Smoluchowski Coagulation Equation with a Flux of Dust Particles

TL;DR

This paper constructs and analyzes time-dependent solutions to the Smoluchowski coagulation equation with a constant dust flux, demonstrating existence, bounds, and convergence properties for a broad class of kernels.

Contribution

It introduces a method to construct flux solutions for general non-gelling kernels and establishes their bounds and convergence behavior over time.

Findings

Flux solutions have linearly increasing mass over time.

Explicit bounds for flux solutions are derived, showing they are controlled by a known explicit solution.
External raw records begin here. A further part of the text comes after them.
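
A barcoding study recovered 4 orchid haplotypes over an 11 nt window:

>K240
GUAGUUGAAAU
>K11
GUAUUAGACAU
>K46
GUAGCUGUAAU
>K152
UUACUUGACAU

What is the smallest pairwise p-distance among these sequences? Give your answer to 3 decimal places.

Pairwise Hamming distances:
  K240 vs K11: 3
  K240 vs K46: 2
  K240 vs K152: 3
  K11 vs K46: 5
  K11 vs K152: 3
  K46 vs K152: 5
The smallest is 2 mismatches, between K240 and K46; p = 2/11 = 0.182.

0.182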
In the constant kernel case, flux solutions converge to a steady state as time progresses.

Abstract

We construct a time-dependent solution to the Smoluchowski coagulation equation with a constant flux of dust particles entering through the boundary at zero. The dust is instantaneously converted into particles and flux solutions have linearly increasing mass. The construction is made for a general class of non-gelling coagulation kernels for which stationary solutions, so-called constant flux solutions, exist. The proof relies on several limiting procedures on a family of solutions of equations with sources supported on ever smaller sizes. In particular, uniform estimates on the fluxes of these solutions are derived in order to control the singularity produced by the flux at zero. We further show that, up to the multiplication by a scalar, flux solutions averaged in size and integrated in time, are bounded from above by the explicit solution, $x^{-\frac{\gamma+3}{2}}$, of the constant flux equation, where $\gamma$ is the homogeneity of the bounds of the coagulation rate kernel. Flux solutions are expected to converge to a constant flux solution in the large time limit. We show that this is indeed true in the particular case of the constant kernel with zero initial data.